The majority denies enforcement of the Board’s broad proscriptive order because the employer did not violate its duty to bargain over the benefit changes and because Menzie, the principal offender, is no longer with the company. I must disagree. For the reasons set forth above, I believe that the employer did violate § 8(a)(5) by refusing to consult with the union over the benefit changes. Moreover, the company’s refusal to grant the benefits, as the majority holds, was motivated by anti-union animus. The majority’s holding implies that the management which made the decision to withhold the benefits shared the anti-union animus evidenced by Menzie’s actions and statements. Therefore, Menzie’s removal does not eliminate a basis for the Board’s proscriptive order.

. In discussing the duty to bargain, the majority accepts the employer’s explanation that it refused to grant the increases because to grant the increases would be a unilateral change in the clerks’ employment conditions. Yet the majority later holds, in affirming the § 8(a)(3) violation, that the company was motivated not merely by its desire to test the union’s certification but by an anti-union animosity.

. An employer’s duty to bargain extends well beyond tie “existing wage structure” to broader patterns in the treatment of employees. Subcontracting work ordinarily performed within a plant, for example, is a mandatory subject of bargaining. Fibreboard Paper Prods. Corp., 379 U.S. 203, 85 S.Ct. 398, 13 L.Ed.2d 233 (1964).

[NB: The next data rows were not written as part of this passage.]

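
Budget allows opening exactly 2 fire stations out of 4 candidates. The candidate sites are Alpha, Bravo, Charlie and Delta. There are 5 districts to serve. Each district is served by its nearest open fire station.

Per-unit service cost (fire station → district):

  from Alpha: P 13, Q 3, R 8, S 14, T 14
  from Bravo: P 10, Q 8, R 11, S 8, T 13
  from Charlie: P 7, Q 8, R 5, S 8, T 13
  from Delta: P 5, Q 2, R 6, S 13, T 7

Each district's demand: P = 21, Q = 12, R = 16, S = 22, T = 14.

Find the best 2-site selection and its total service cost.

Choose Charlie and Delta; total service cost 483.

With exactly 2 open, each district uses its cheapest among the chosen.
{Charlie, Delta}: P→Delta 5·21=105, Q→Delta 2·12=24, R→Charlie 5·16=80, S→Charlie 8·22=176, T→Delta 7·14=98. Service cost 483.
{Bravo, Delta}: service cost 499
{Alpha, Delta}: service cost 609
Among all 6 size-2 choices, {Charlie, Delta} is lowest.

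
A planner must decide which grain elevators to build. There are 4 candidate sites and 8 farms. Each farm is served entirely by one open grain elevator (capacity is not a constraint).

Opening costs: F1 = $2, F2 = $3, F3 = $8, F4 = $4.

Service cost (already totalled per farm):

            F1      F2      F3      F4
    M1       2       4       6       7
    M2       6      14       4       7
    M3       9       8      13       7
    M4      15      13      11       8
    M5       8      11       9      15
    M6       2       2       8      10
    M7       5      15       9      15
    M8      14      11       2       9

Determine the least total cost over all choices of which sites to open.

For any fixed open set, each farm goes to its cheapest open site; total = fixed + service.
{F1, F3, F4}: M1→F1 2, M2→F3 4, M3→F4 7, M4→F4 8, M5→F1 8, M6→F1 2, M7→F1 5, M8→F3 2. Service 38; fixed 14; total 52.
{F1, F3}: service 43 + fixed 10 = 53
{F1, F4}: service 47 + fixed 6 = 53
{F1, F2, F3, F4}: service 38 + fixed 17 = 55
No other subset beats 52.

Minimum total cost: 52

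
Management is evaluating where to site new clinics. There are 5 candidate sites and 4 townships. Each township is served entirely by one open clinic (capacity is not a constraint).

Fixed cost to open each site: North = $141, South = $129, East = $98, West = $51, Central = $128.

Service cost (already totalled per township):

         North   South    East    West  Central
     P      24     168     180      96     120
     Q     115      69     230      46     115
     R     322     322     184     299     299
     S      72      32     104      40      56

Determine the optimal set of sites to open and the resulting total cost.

For any fixed open set, each township goes to its cheapest open site; total = fixed + service.
{East, West}: P→West 96, Q→West 46, R→East 184, S→West 40. Service 366; fixed 149; total 515.
{West}: P→West 96, Q→West 46, R→West 299, S→West 40. Service 481; fixed 51; total 532.
{North, East, West}: P→North 24, Q→West 46, R→East 184, S→West 40. Service 294; fixed 290; total 584.
{North, South, East, West, Central}: service 286 + fixed 547 = 833
No other subset beats 515.

Open East and West; minimum total cost 515.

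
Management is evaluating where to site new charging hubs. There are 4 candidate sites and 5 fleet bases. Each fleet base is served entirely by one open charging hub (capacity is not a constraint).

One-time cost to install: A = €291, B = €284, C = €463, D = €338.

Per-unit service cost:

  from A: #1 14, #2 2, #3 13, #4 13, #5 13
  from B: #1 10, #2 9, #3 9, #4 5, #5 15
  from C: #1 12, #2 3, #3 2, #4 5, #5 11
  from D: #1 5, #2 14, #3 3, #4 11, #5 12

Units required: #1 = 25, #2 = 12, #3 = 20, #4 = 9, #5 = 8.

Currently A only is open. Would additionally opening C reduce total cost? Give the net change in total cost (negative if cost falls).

Current service cost with {A}: 855.
Adding C: each fleet base re-picks its cheapest; new service cost 497, saving 358.
Extra fixed cost: 463. Net change = 463 − 358 = 105.
(Totals: 1146 → 1251.)

No — net change +105 (cost rises by 105).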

. I also find unpersuasive the majority’s reliance on NLRB v. Blades Mfg. Corp., 344 F.2d 998 (8th Cir.1965). There the court stated in dictum that the employer could have prejudiced its position by meeting with employee representatives to adjust grievances. In that case, the employer was contending that an earlier election rejecting union representation, which the Board had set aside, was valid. Peabody’s refusal to bargain was not based on an earlier election that absolved it of the duty to bargain. Under our court’s decision in Allied Production Corp., 548 F.2d at 653, an employer’s duty begins with the employee’s choice of union representation. For Peabody, no prior decision of the employees complicated its duty to bargain. Because of the strong policy supporting the duty to bargain, I believe it is incorrect to extend the court’s suggestion in Blade’s Mfg. from the particular facts of that case into a broad waiver doctrine. Where an employer has preserved its challenge to certification, the law should not punish that employer for consulting with a union prior to changing the conditions of employment.

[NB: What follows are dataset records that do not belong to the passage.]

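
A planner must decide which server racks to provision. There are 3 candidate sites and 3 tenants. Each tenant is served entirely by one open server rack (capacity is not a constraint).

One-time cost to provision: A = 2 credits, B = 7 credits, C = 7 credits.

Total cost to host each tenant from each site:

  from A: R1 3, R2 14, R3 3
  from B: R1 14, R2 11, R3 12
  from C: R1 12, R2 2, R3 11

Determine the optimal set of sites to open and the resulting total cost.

For any fixed open set, each tenant goes to its cheapest open site; total = fixed + service.
{A, C}: R1→A 3, R2→C 2, R3→A 3. Service 8; fixed 9; total 17.
{A}: R1→A 3, R2→A 14, R3→A 3. Service 20; fixed 2; total 22.
{A, B, C}: R1→A 3, R2→C 2, R3→A 3. Service 8; fixed 16; total 24.
(All 7 nonempty subsets were checked; A and C is lowest.)

Open A and C; minimum total cost 17.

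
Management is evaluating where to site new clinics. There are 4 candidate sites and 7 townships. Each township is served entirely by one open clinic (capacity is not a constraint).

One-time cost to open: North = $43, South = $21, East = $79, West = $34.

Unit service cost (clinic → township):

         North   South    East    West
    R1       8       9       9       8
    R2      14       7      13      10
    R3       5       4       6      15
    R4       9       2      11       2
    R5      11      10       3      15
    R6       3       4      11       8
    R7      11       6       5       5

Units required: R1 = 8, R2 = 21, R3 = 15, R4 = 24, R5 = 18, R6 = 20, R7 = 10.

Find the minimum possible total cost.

For any fixed open set, each township goes to its cheapest open site; total = fixed + service.
{South, East}: R1→South 9·8=72, R2→South 7·21=147, R3→South 4·15=60, R4→South 2·24=48, R5→East 3·18=54, R6→South 4·20=80, R7→East 5·10=50. Service 511; fixed 100; total 611.
{North, South, East}: service 483 + fixed 143 = 626
{South, East, West}: service 503 + fixed 134 = 637
{North, South, East, West}: service 483 + fixed 177 = 660
No other subset beats 611.

Minimum total cost: 611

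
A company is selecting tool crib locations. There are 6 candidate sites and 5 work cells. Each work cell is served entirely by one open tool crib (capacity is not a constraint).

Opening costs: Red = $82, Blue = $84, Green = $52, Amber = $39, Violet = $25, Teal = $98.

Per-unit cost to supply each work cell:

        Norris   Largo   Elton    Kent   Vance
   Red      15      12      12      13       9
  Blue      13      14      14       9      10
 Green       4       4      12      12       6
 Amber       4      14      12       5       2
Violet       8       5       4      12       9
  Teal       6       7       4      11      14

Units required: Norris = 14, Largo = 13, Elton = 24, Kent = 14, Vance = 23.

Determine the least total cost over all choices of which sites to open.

For any fixed open set, each work cell goes to its cheapest open site; total = fixed + service.
{Amber, Violet}: Norris→Amber 4·14=56, Largo→Violet 5·13=65, Elton→Violet 4·24=96, Kent→Amber 5·14=70, Vance→Amber 2·23=46. Service 333; fixed 64; total 397.
{Green, Amber, Violet}: service 320 + fixed 116 = 436
{Red, Amber, Violet}: service 333 + fixed 146 = 479
{Red, Blue, Green, Amber, Violet, Teal}: Norris→Green 4·14=56, Largo→Green 4·13=52, Elton→Violet 4·24=96, Kent→Amber 5·14=70, Vance→Amber 2·23=46. Service 320; fixed 380; total 700.
No other subset beats 397.

Minimum total cost: 397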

. The dangers inherent in delay are increased where, as in this case, the employer may raise benefits for workers who are not members of the bargaining unit. See Eastern Maine Medical Center v. NLRB, 658 F.2d 1, 9 (1st Cir. 1981). The majority’s ruling would permit benefit increases even for similarly situated employees unless there was a showing of anti-union animus as to violate § 8(a)(3).

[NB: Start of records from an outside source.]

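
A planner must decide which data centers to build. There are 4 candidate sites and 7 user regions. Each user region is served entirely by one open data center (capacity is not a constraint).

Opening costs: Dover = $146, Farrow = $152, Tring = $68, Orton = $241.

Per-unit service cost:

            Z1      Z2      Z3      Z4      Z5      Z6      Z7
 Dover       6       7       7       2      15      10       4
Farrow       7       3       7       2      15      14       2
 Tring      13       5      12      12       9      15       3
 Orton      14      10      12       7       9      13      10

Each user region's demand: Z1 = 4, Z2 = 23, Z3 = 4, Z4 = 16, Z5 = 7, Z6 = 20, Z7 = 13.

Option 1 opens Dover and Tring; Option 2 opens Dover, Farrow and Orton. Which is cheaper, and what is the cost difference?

Option 1 is cheaper by 266.

Option 1: {Dover, Tring}: Z1→Dover 6·4=24, Z2→Tring 5·23=115, Z3→Dover 7·4=28, Z4→Dover 2·16=32, Z5→Tring 9·7=63, Z6→Dover 10·20=200, Z7→Tring 3·13=39. Service 501; fixed 214; total 715.
Option 2: {Dover, Farrow, Orton}: Z1→Dover 6·4=24, Z2→Farrow 3·23=69, Z3→Dover 7·4=28, Z4→Dover 2·16=32, Z5→Orton 9·7=63, Z6→Dover 10·20=200, Z7→Farrow 2·13=26. Service 442; fixed 539; total 981.
Difference: |715 − 981| = 266.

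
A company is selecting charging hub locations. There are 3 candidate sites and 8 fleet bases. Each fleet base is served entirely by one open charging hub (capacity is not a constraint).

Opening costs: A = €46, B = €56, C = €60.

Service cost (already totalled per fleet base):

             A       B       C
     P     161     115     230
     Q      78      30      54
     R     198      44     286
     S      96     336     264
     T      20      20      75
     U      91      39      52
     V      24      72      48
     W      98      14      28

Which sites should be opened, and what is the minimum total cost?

For any fixed open set, each fleet base goes to its cheapest open site; total = fixed + service.
{A, B}: P→B 115, Q→B 30, R→B 44, S→A 96, T→A 20, U→B 39, V→A 24, W→B 14. Service 382; fixed 102; total 484.
{A, B, C}: service 382 + fixed 162 = 544
{B, C}: service 574 + fixed 116 = 690
{A}: service 766 + fixed 46 = 812
No other subset beats 484.

Open A and B; minimum total cost 484.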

. The majority seeks to distinguish NLRB v. United Aircraft Co., 490 F.2d 1105 (2d Cir. 1973), from this case. There the employer argued that it was in a dilemma about scheduled wage increases: to grant the increase might amount to a unilateral change and to withhold the increase might constitute a unilateral change. The Second Circuit replied that the way out of the alleged dilemma was to offer to bargain with the union before doing anything. This decision is consistent with other cases that place a legal presumption in support of bargaining. The majority tries to escape this reasoning by arguing that a certification challenge was not present in United Aircraft. Yet the Second Circuit, in a subsequent case, held that the existence of a certification challenge does not alter the presumption in favor of bargaining. Catholic Medical Center v. NLRB, 589 F.2d 1166, 1174 (2d Cir.1978). The majority also attempts to limit its reasoning in the instant case to changes which do not affect the existing conditions of employment. The majority’s treatment of the waiver doctrine, however, does not lend itself to such a narrow reading, for it implies that limited bargaining, even where there is a unilateral change in employment conditions, would prejudice or waive a certification challenge.